Australian Standard AS/NZS 3760: 2010 is the relevant standard for the safety inspection and testing of electrical appliances. For the construction industry, AS/NZS 3012:2010 is the primary standard, and should be read in conjunction with AS/NZS 3760:2010. The VWA are keen to see Australian Standard AS/NZS 3760:2003 applied in Victorian workplaces. For every workplaces to fulfill its duty of care obligations under the Victorian OHS Act 1985 to provide a safe and healthy workplace the requirements of AS 3760:2003 should, as a matter of best practice, be implemented. The Standard specifies procedures for the safety inspection and testing of electrical equipment.

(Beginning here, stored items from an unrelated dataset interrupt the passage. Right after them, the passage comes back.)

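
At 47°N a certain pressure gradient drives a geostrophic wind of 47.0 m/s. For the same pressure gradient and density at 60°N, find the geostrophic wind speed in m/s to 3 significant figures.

With the same pressure gradient and density, V_g ∝ 1/f ∝ 1/sin φ.
V₂ = V₁ · sin φ₁ / sin φ₂ = 47.0 × sin 47° / sin 60°
V₂ = 47.0 × 0.7314/0.8660 = 39.7 m/s

39.7 m/s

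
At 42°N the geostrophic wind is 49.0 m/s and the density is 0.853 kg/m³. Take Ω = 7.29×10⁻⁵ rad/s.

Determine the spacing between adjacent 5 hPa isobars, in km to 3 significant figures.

Coriolis parameter at 42°N:
f = 2Ω sin φ = 2 × 7.29×10⁻⁵ × sin 42° = 9.76×10⁻⁵ s⁻¹
Geostrophic balance rearranged: |∂P/∂n| = f ρ V_g
|∂P/∂n| = 9.76×10⁻⁵ × 0.853 × 49.0 = 4.08×10⁻³ Pa/m
Isobar spacing: Δn = ΔP/|∂P/∂n| = 500 Pa / 4.08×10⁻³ Pa/m = 122619 m ≈ 123 km

123 km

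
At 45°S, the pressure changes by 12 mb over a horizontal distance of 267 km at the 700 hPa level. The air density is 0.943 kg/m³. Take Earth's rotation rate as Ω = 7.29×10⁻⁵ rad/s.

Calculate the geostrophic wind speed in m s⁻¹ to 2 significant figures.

46 m s⁻¹

Coriolis parameter at 45°S:
f = 2Ω sin φ = 2 × 7.29×10⁻⁵ × sin 45° = 1.03×10⁻⁴ s⁻¹
Pressure gradient: |∂P/∂n| = 1200 Pa / 267000 m = 4.49×10⁻³ Pa/m
Geostrophic balance (pressure-gradient force = Coriolis force):
V_g = (1/(fρ)) |∂P/∂n| = 4.49×10⁻³ / (1.03×10⁻⁴ × 0.943) = 46.2 m/s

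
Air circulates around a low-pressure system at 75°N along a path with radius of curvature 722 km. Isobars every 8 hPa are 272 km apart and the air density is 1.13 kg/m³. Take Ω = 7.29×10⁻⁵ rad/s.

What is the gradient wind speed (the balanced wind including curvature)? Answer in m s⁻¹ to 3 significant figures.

Coriolis parameter at 75°N:
f = 2Ω sin φ = 2 × 7.29×10⁻⁵ × sin 75° = 1.41×10⁻⁴ s⁻¹
Pressure gradient: |∂P/∂n| = 800 Pa / 272000 m = 2.94×10⁻³ Pa/m
Geostrophic speed: V_g = |∂P/∂n|/(fρ) = 2.94×10⁻³/(1.41×10⁻⁴ × 1.13) = 18.5 m/s
Around a low, centrifugal force acts outward with Coriolis, so pressure-gradient force balances both:
(1/ρ)|∂P/∂n| = fV + V²/R  →  V² + fR·V − fR·V_g = 0
With fR = 1.41×10⁻⁴ × 722×10³ m = 102 m/s:
V = [−fR + √((fR)² + 4 fR V_g)]/2 = [−102 + √(102² + 4×102×18.5)]/2 = 16 m/s
Subgeostrophic (V < V_g = 18.5 m/s), as expected around a low.

16.0 m s⁻¹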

This applies to:
- Portable, hand held and stationary appliances, designed for connection to the low voltage (240v) supply by a flexible cord (including the cord). This includes for example, portable power tools, machine tools that are not hard wired, soldering irons, welding machines, CD players, computers and other office equipment, sewing machines, kitchen appliances such as fridges, microwaves, ovens etc. This also includes items brought to work by staff for use in the workplace, such as toasters, irons, fan heaters, fans etc.
- Extension leads and power boards.
- Residual Current Devices (RCDs) of all types. An RCD (also known as safety switch) is a mechanical switch device designed to make, carry or break currents under normal service conditions. It opens the contacts when the residual current rises too high.
- Portable electrical equipment that is moved while in operation, eg. floor polishers, vacuum cleaners, etc.
- Electrical equipment that is moved between operations in such a manner that could damage the flexible supply lead, eg. overhead projectors, laptop computers, power boards, woodwork/hand tools, drills, etc. (Information from Noel Arnold & Assoc)
- Over recent months, the fire brigade has experienced an increase in the number of fires caused by electrical power boards. The origin of these fires has been identified as the misuse of electrical power boards.